植物学者 大久保三郎の生涯
16 同僚の飯島魁が、先に教授に昇進
話を戻そう。明治十八年(一八八五)夏、理学部は本郷本富士町に移転。植物学教場も一ツ橋から本郷へと移転した。また、後に理学部教授となる三好学が入学したのは、この年の九月である。
明治十九年(一八八六)、組織変革によって東京大学理学部は帝国大学理科大学と改称する。これによって三郎の身分は、理科大学助手となる(三月)。すでに助教授になっているのに助手に戻ったのはどういうわけか分からないが、同年一〇月、三郎は理科大学助教授となり、任官六等になる。それはいいのだが、この時、それまで講師だった飯島魁が三郎を飛び越して教授に昇進している。前にも述べたが飯島は明治十四年(一八八一)の卒業生で、三郎と同時に御用掛に採用された人物だ。明治十五年(一八八二)には御用掛を解かれ、ドイツのライプツィッヒ大学に留学し、帰国後、一気に教授になった。海外留学することで新知識を入手し、それによって評価が得られた時代だったのかも知れないが、三郎にとってみれば同輩に追い越されたわけで、複雑な心境ではなかったろうか。かといって三郎は、自らも再度の留学を目ざすということもない。開成学校や東京大学を卒業しての留学組と、静岡学問所からの私費留学では扱いが違っていたのだろうか。それとも、三郎自身にそれほどの欲がなかったということなのだろうか。
それはさておき、明治二十三年(一八九〇)、矢田部良吉は『植物学雑誌』に「今後日本植物の研究は日本人の手で行う」と高らかに宣言する文章を発表した。採集した植物を外国人に鑑定してもらわなければならなかった時代への決別であり、植物標本の充実化が着々と進行しつつあることの自負もあったろう。

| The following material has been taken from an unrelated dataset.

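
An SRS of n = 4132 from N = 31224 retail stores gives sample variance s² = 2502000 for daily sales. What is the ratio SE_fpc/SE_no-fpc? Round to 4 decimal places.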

しかし先に書いたように、明治十九年(一八八六)、マキシモヴィッチ経由ながら伊藤篤太郎によって「トガクシソウ」の学名(新種)はロシアの雑誌に発表されていた。そして、新属名も明治二十一年(一八八八)に篤太郎によって行なわれていた。矢田部が、篤太郎の新種命名を知らなかったのかどうかは、分からない。しかし、新属名については篤太郎に先を越されたのを了解しながらも後追いで発表するなど、自分に優先権があると信じ込んでいたらしい気配もある。そのことは、谷中霊園にある矢田部の墓石に、戸隠山で発見した植物に「未曾有之新種命名」と刻み込まれている事実からも推測できる。もちろん矢田部自身が書いたものではないだろうが、矢田部自身がそう信じ込もうとしていたであろうことは見て取れる。そんな矢田部が「日本植物の研究は日本人の手で」と宣言するのはいささか不自然な気もするが、それは、矢田部の執念が言わせたことなのかも知れない。ただ、日本人による最初の命名話がでるたびに矢田部が引用されることになるのは、いささか気の毒な気もするのではあるが。